All of this craziness has led me to develop a mantra that I try to repeat multiple times a day:

Don't focus so much on the wedding that you forget about the marriage.

For me, the marriage stands for everything that will happen after the ceremony, Hotel 1000 festivities, honeymoon, and hometown reception. It's back to life, back to reality, back to the good stuff.

However, that doesn't mean that I can put all of the other stuff on hold until that time comes. I need to focus on my health, my spirituality, and my relationships right now, because those things are so much more important than a pretty cake or a violinist at the ring ceremony will ever be. I want the wedding to be an event that takes place in the life I am already living to the fullest, not the culmination of what I once was, or the brink of what I am about to become. Sometimes I need to remember to just breathe.


Drew Barrymore taught me to "Just breathe" in one of my favorite movie scenes of all time.

9 comments:

Read and See said...

Oh man, that picture of Drew gives me goosebumps! Could I love that movie any more?

It's great advice, though. I actually worry because I'm not stressed ENOUGH. How stupid is that?

Cate Subrosa said...

Excellent post, Jenna. The marriage should always come before the wedding.

Blue-Eyed Bride said...

it's really difficult to not focus on the wedding, but you're so right. this was a great post.

Lexy said...

What a great post. It is such hard advice to take but so so important. The wedding is one day - the marriage is forever. And just like the engagement is for planning the wedding, it is also for planning your forever.

Whitney R said...

Oh I love that movie. Come to think... it's been a long time since I've seen it. I think I'll purchase it next time I come across it.

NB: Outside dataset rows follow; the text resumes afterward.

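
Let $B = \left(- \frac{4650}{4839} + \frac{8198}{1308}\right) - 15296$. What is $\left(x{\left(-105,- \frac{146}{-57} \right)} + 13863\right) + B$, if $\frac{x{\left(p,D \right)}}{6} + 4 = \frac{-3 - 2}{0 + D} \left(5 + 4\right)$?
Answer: $- \frac{119909249461}{77007846} \approx -1557.1$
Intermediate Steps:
$x{\left(p,D \right)} = -24 - \frac{270}{D}$ ($x{\left(p,D \right)} = -24 + 6 \frac{-3 - 2}{0 + D} \left(5 + 4\right) = -24 + 6 - \frac{5}{D} 9 = -24 + 6 \left(- \frac{45}{D}\right) = -24 - \frac{270}{D}$)
$B = - \frac{16130183005}{1054902}$ ($B = \left(\left(-4650\right) \frac{1}{4839} + 8198 \cdot \frac{1}{1308}\right) - 15296 = \left(- \frac{1550}{1613} + \frac{4099}{654}\right) - 15296 = \frac{5597987}{1054902} - 15296 = - \frac{16130183005}{1054902} \approx -15291.0$)
$\left(x{\left(-105,- \frac{146}{-57} \right)} + 13863\right) + B = \left(\left(-24 - \frac{270}{\left(-146\right) \frac{1}{-57}}\right) + 13863\right) - \frac{16130183005}{1054902} = \left(\left(-24 - \frac{270}{\left(-146\right) \left(- \frac{1}{57}\right)}\right) + 13863\right) - \frac{16130183005}{1054902} = \left(\left(-24 - \frac{270}{\frac{146}{57}}\right) + 13863\right) - \frac{16130183005}{1054902} = \left(\left(-24 - \frac{7695}{73}\right) + 13863\right) - \frac{16130183005}{1054902} = \left(- \frac{9447}{73} + 13863\right) - \frac{16130183005}{1054902} = \frac{1002552}{73} - \frac{16130183005}{1054902} = - \frac{119909249461}{77007846}$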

Good for you to try and prioritize. :)

Ty Robbins said...

I think it's really hard for us girls when our dream of finally becoming engaged and soon to be married becomes reality. Because when reality hits, there's a lot of planning involved. Not something we imagine as little girls. I'm so glad, though, that you realized what's really important. Believe me. Ty had to remind me once or twice during our engagement.

Amy@Fiancé Meeting You Here said...

What a great thing to write about! When all is said and done, it all goes back to you two!

AmyJean {Relentless Bride®} said...

I also love that movie and often tell myself ... "just breathe" in all aspects of my life! Great post!

Jenna said...

ruby-That is stupid. Stay not stressed, it is much better, and will keep you skinnier.